Ministerium widerspricht
Die Rechnung des WIdO ist somit, zumindest als Prognose, vielleicht sogar korrekt. Sie ist aber vollkommen ungeeignet, die falsche Behauptung zu belegen, das Gesundheitsministerium habe sich bei der Umstellung der Preisverordnung verrechnet. Das Ministerium sieht dies genauso. In einer Stellungnahme stellte es klar, dass die Krankenkassen von der Umstellung mit 500 Millionen Euro profitierten. Dieser Betrag stammt übrigens ausschließlich aus den Spannen von Apothekern und Pharmagroßhandel. Die steigenden Arzneimittelausgaben seien nicht auf höhere Einkommen der Apotheker, sondern steigende Arzneimittelpreise zurückzuführen.

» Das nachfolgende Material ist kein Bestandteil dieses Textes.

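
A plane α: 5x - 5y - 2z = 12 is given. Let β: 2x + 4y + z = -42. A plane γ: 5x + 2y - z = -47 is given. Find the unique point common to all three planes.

Solving the 3×3 linear system 5x - 5y - 2z = 12, 2x + 4y + z = -42, 5x + 2y - z = -47 (e.g. by elimination or Cramer's rule, determinant = -33) gives (-5, -9, 4).

(-5, -9, 4)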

Das Ministerium wirft den Kassen bei der Kontrolle der Arzneimittelausgaben Versagen vor. Sie hätten die ihnen zur Verfügung stehenden Instrumente zur Begrenzung der Ausgaben bislang nicht ausreichend genutzt. So würden die mit den Kassenärztlichen Vereinigungen getroffenen Vereinbarungen nicht eingehalten.
Die klaren Worte aus dem Ministerium tun den Apothekern sicherlich gut, sie werden die Krankenkassen aber nicht von weiteren Angriffen abhalten. Es ist nur eine Frage der Zeit, bis die Mär vom reichen und gierigen Apotheker ihre mediale Fortsetzung findet.